On the topic of Advisory Committees, Craft emphasized the critical role of stakeholders, and the need for structured communication. He stressed the importance of improving transparency and engagement, noting past gaps in communication and reporting. He added he will strengthen the connection between schools, installations, and leadership through a more standardized and accountable advisory framework.

Refocus on academic rigor and life skills over ideological teaching

Hoben emphasized the importance of data-informed decision making, noting that “one assessment alone will not show us what we need to know.” She highlighted improvements to assessment systems that provide timely, validated results for families.

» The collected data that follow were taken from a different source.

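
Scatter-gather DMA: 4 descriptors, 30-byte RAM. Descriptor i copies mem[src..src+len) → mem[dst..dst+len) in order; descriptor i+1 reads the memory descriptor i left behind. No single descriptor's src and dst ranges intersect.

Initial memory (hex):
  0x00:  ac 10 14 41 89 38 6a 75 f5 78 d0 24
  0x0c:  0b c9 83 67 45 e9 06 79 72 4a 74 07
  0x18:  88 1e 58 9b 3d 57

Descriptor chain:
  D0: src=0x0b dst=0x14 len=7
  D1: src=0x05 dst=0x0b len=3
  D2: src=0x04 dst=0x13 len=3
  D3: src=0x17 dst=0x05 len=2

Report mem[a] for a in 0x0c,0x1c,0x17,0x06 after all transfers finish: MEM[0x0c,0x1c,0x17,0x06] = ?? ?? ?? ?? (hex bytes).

D0: mem[0x14..0x1a] <- [24 0b c9 83 67 45 e9]
D1: mem[0x0b..0x0d] <- [38 6a 75]
D2: mem[0x13..0x15] <- [89 38 6a]
D3: mem[0x05..0x06] <- [83 67]
query mem[0x0c]=0x6a, mem[0x1c]=0x3d, mem[0x17]=0x83, mem[0x06]=0x67

MEM[0x0c,0x1c,0x17,0x06] = 6a 3d 83 67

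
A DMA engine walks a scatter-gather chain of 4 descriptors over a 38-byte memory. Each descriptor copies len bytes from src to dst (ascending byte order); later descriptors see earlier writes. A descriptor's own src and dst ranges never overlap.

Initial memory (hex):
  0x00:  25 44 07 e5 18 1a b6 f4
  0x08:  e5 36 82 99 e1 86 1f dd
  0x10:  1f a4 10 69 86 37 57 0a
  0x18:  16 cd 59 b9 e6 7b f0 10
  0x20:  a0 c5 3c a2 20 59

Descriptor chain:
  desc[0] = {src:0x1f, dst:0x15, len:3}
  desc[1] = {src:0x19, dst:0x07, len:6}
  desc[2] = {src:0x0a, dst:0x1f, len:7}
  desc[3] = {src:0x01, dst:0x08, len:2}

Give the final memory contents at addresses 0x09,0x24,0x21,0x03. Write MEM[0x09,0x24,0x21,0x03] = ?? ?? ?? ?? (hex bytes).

MEM[0x09,0x24,0x21,0x03] = 07 dd f0 e5

  after D0: wrote 3B at 0x15 = 10a0c5
  after D1: wrote 6B at 0x07 = cd59b9e67bf0
  after D2: wrote 7B at 0x1f = e67bf0861fdd1f
  after D3: wrote 2B at 0x08 = 4407
query mem[0x09]=0x07, mem[0x24]=0xdd, mem[0x21]=0xf0, mem[0x03]=0xe5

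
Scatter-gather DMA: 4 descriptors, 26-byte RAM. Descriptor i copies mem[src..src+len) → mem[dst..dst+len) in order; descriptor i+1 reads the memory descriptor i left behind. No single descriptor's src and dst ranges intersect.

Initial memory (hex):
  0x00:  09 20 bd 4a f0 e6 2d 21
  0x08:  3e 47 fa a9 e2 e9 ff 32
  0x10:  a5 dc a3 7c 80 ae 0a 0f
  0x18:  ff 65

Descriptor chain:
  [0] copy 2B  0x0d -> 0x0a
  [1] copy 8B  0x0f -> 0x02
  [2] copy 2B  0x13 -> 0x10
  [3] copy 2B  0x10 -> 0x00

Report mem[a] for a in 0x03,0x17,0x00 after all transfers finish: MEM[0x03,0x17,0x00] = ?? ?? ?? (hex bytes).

#0 dst[0x0a+2] := {0xe9,0xff}
#1 dst[0x02+8] := {0x32,0xa5,0xdc,0xa3,0x7c,0x80,0xae,0x0a}
#2 dst[0x10+2] := {0x7c,0x80}
#3 dst[0x00+2] := {0x7c,0x80}
query mem[0x03]=0xa5, mem[0x17]=0x0f, mem[0x00]=0x7c

MEM[0x03,0x17,0x00] = a5 0f 7c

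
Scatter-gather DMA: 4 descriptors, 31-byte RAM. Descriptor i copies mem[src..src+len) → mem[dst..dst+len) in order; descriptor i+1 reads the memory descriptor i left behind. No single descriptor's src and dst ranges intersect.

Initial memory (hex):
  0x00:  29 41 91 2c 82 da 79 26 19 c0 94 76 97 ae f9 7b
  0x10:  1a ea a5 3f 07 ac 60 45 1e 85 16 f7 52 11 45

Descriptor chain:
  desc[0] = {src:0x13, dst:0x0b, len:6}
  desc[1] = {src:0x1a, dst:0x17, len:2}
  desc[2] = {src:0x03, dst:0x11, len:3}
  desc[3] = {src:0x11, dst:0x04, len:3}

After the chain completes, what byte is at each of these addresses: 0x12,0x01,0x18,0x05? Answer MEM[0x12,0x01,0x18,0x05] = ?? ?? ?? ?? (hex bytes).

[0] 0x13->0x0b len=6 : 3f 07 ac 60 45 1e
[1] 0x1a->0x17 len=2 : 16 f7
[2] 0x03->0x11 len=3 : 2c 82 da
[3] 0x11->0x04 len=3 : 2c 82 da
query mem[0x12]=0x82, mem[0x01]=0x41, mem[0x18]=0xf7, mem[0x05]=0x82

MEM[0x12,0x01,0x18,0x05] = 82 41 f7 82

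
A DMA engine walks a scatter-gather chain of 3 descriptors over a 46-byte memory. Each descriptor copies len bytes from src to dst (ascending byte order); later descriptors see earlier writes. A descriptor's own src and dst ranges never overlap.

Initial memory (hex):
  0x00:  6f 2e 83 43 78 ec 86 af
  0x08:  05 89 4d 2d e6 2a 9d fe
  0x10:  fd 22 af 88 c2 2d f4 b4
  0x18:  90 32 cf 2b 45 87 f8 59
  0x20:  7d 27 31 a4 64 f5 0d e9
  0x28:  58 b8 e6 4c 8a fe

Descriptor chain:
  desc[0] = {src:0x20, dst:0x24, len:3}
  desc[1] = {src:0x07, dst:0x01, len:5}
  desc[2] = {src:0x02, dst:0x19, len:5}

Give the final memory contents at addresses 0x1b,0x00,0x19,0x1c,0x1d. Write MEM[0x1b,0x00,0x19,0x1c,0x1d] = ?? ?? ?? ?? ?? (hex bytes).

#0 dst[0x24+3] := {0x7d,0x27,0x31}
#1 dst[0x01+5] := {0xaf,0x05,0x89,0x4d,0x2d}
#2 dst[0x19+5] := {0x05,0x89,0x4d,0x2d,0x86}
query mem[0x1b]=0x4d, mem[0x00]=0x6f, mem[0x19]=0x05, mem[0x1c]=0x2d, mem[0x1d]=0x86

MEM[0x1b,0x00,0x19,0x1c,0x1d] = 4d 6f 05 2d 86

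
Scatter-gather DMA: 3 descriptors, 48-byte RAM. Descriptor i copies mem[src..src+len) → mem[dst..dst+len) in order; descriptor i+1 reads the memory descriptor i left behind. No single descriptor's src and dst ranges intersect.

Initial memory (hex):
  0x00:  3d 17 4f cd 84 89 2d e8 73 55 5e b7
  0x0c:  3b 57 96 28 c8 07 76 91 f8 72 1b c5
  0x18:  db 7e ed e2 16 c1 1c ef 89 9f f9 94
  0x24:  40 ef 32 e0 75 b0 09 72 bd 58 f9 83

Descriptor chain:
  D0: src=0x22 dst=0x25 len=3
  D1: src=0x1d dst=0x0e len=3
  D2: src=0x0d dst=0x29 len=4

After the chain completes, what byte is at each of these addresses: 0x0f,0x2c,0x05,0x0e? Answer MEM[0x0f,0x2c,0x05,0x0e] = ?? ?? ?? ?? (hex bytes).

[0] 0x22->0x25 len=3 : f9 94 40
[1] 0x1d->0x0e len=3 : c1 1c ef
[2] 0x0d->0x29 len=4 : 57 c1 1c ef
query mem[0x0f]=0x1c, mem[0x2c]=0xef, mem[0x05]=0x89, mem[0x0e]=0xc1

MEM[0x0f,0x2c,0x05,0x0e] = 1c ef 89 c1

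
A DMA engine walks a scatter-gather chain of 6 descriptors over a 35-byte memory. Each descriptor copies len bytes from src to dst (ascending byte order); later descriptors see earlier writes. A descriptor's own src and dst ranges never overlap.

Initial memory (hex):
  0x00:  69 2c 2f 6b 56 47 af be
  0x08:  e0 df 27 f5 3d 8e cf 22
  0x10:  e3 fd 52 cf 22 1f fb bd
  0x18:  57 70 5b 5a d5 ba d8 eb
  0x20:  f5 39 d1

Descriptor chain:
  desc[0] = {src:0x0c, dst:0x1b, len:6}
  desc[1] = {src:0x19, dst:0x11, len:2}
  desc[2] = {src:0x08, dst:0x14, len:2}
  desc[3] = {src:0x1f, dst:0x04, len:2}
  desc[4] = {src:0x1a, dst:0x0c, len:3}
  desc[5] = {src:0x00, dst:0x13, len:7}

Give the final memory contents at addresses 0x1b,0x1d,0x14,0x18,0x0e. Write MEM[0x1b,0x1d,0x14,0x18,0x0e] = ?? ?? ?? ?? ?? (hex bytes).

  after D0: wrote 6B at 0x1b = 3d8ecf22e3fd
  after D1: wrote 2B at 0x11 = 705b
  after D2: wrote 2B at 0x14 = e0df
  after D3: wrote 2B at 0x04 = e3fd
  after D4: wrote 3B at 0x0c = 5b3d8e
  after D5: wrote 7B at 0x13 = 692c2f6be3fdaf
query mem[0x1b]=0x3d, mem[0x1d]=0xcf, mem[0x14]=0x2c, mem[0x18]=0xfd, mem[0x0e]=0x8e

MEM[0x1b,0x1d,0x14,0x18,0x0e] = 3d cf 2c fd 8e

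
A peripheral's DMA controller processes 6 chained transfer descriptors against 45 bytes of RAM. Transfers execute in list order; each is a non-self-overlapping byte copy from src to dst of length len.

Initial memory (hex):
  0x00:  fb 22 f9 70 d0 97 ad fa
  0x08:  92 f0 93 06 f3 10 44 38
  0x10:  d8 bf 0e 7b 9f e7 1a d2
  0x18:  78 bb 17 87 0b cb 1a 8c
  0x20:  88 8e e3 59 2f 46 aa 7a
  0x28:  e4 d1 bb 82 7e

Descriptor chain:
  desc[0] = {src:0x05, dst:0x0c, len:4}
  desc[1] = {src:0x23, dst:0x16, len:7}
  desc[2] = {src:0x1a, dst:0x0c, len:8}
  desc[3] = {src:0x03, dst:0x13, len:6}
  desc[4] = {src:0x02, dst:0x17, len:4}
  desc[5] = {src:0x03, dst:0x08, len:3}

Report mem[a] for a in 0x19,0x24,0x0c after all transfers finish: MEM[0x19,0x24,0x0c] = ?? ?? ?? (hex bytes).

MEM[0x19,0x24,0x0c] = d0 2f 7a

[0] 0x05->0x0c len=4 : 97 ad fa 92
[1] 0x23->0x16 len=7 : 59 2f 46 aa 7a e4 d1
[2] 0x1a->0x0c len=8 : 7a e4 d1 cb 1a 8c 88 8e
[3] 0x03->0x13 len=6 : 70 d0 97 ad fa 92
[4] 0x02->0x17 len=4 : f9 70 d0 97
[5] 0x03->0x08 len=3 : 70 d0 97
query mem[0x19]=0xd0, mem[0x24]=0x2f, mem[0x0c]=0x7a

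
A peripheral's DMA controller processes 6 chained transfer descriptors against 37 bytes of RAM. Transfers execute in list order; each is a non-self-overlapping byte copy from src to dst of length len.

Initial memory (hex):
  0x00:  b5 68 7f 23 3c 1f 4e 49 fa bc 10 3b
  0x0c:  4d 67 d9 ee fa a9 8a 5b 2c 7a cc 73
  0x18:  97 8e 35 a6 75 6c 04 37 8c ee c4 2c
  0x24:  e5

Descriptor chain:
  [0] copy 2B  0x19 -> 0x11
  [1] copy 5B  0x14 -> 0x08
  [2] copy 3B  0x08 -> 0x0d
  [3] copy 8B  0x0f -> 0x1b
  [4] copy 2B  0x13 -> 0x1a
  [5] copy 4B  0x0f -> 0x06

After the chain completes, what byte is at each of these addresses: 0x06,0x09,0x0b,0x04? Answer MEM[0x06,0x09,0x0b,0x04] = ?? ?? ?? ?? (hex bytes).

#0 dst[0x11+2] := {0x8e,0x35}
#1 dst[0x08+5] := {0x2c,0x7a,0xcc,0x73,0x97}
#2 dst[0x0d+3] := {0x2c,0x7a,0xcc}
#3 dst[0x1b+8] := {0xcc,0xfa,0x8e,0x35,0x5b,0x2c,0x7a,0xcc}
#4 dst[0x1a+2] := {0x5b,0x2c}
#5 dst[0x06+4] := {0xcc,0xfa,0x8e,0x35}
query mem[0x06]=0xcc, mem[0x09]=0x35, mem[0x0b]=0x73, mem[0x04]=0x3c

MEM[0x06,0x09,0x0b,0x04] = cc 35 73 3c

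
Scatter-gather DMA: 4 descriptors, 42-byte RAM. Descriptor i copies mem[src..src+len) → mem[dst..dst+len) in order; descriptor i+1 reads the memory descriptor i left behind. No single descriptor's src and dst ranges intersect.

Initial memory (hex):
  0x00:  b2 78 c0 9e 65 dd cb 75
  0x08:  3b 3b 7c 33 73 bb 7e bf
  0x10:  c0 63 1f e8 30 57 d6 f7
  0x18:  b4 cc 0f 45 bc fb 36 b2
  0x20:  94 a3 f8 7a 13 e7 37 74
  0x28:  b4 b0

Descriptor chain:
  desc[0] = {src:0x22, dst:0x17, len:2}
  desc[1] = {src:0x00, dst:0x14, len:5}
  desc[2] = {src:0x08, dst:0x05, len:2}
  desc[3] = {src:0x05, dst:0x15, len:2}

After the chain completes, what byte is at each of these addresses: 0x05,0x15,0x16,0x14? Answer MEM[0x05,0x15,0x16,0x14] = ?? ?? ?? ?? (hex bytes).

MEM[0x05,0x15,0x16,0x14] = 3b 3b 3b b2

#0 dst[0x17+2] := {0xf8,0x7a}
#1 dst[0x14+5] := {0xb2,0x78,0xc0,0x9e,0x65}
#2 dst[0x05+2] := {0x3b,0x3b}
#3 dst[0x15+2] := {0x3b,0x3b}
query mem[0x05]=0x3b, mem[0x15]=0x3b, mem[0x16]=0x3b, mem[0x14]=0xb2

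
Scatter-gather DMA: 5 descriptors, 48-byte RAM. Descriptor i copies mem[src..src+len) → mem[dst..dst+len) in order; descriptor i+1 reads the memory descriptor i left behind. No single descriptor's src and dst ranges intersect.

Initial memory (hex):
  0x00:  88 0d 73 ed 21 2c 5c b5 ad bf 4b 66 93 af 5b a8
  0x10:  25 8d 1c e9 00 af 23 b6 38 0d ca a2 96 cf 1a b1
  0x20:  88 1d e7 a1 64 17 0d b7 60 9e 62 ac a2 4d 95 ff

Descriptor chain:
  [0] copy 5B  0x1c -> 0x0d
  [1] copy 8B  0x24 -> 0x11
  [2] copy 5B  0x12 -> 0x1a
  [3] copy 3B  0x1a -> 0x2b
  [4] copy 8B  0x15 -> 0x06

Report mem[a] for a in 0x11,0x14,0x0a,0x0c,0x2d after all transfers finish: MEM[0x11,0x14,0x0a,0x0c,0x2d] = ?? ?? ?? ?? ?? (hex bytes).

#0 dst[0x0d+5] := {0x96,0xcf,0x1a,0xb1,0x88}
#1 dst[0x11+8] := {0x64,0x17,0x0d,0xb7,0x60,0x9e,0x62,0xac}
#2 dst[0x1a+5] := {0x17,0x0d,0xb7,0x60,0x9e}
#3 dst[0x2b+3] := {0x17,0x0d,0xb7}
#4 dst[0x06+8] := {0x60,0x9e,0x62,0xac,0x0d,0x17,0x0d,0xb7}
query mem[0x11]=0x64, mem[0x14]=0xb7, mem[0x0a]=0x0d, mem[0x0c]=0x0d, mem[0x2d]=0xb7

MEM[0x11,0x14,0x0a,0x0c,0x2d] = 64 b7 0d 0d b7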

She emphasized building a more coherent academic system, while reinforcing transparency and alignment across curriculum, instruction, and accountability measures.

Craft emphasized literacy as a foundational issue, stating that DoWEA is “behind the times on the science of reading implementation.” He also highlighted the need to return to foundational learning methods, remarking on the importance of “books back in the hands of kids” and reducing excessive screen dependency. He told the council his focus is on curriculum rigor, parental engagement, and the integration of classical education and AI-enabled learning.

Both clearly focused on reading, math, civic understanding life skills rather than the ideological agenda we covered extensively before.

In perhaps the biggest win of all, the school system is taking the advice of parents and Open the Books, requesting funding for an FY27 pilot program to bring school choice to the Pentagon.

The program would offer “financial assistance to active-duty Servicemembers in the United States to support educational choice for their dependents, including tuition and related costs for private, faith-based, or public charter schools; support for homeschooling; and other allowable expenses as determined by the Department.”

As we wrote in The Federalist:

“The Trump administration has both the will and the ability to undo the damage of the Biden-Brady era and has already made remarkable headway. Helping parents formally advocate for their own children can make the fixes durable.

“Finally, few things are more American than competition. Should a future administration return to ideology as a guide, military families deserve a chance to choose a school that works for them. The State Department gives Foreign Service families education allowances to select a school abroad that meets their family’s needs. Our servicemembers should be offered the same.”

CONCLUSION

The major turnaround underway at the Pentagon’s K-12 schools demonstrates the power of transparency. That’s why Open the Books spends its days fighting to maximize it across every unit of government, and to make it real-time.

Years of dogged investigation into how these schools were spending their budgets surfaced controversial teachings and parental concerns that had gone unheard for too long.

The Founding Fathers built transparency into our Constitution because they understood that citizens had the right to inspect the government’s books, and that transparency was fundamental for accountability.

Just in time for America’s 250th birthday, their vision delivered again for military families.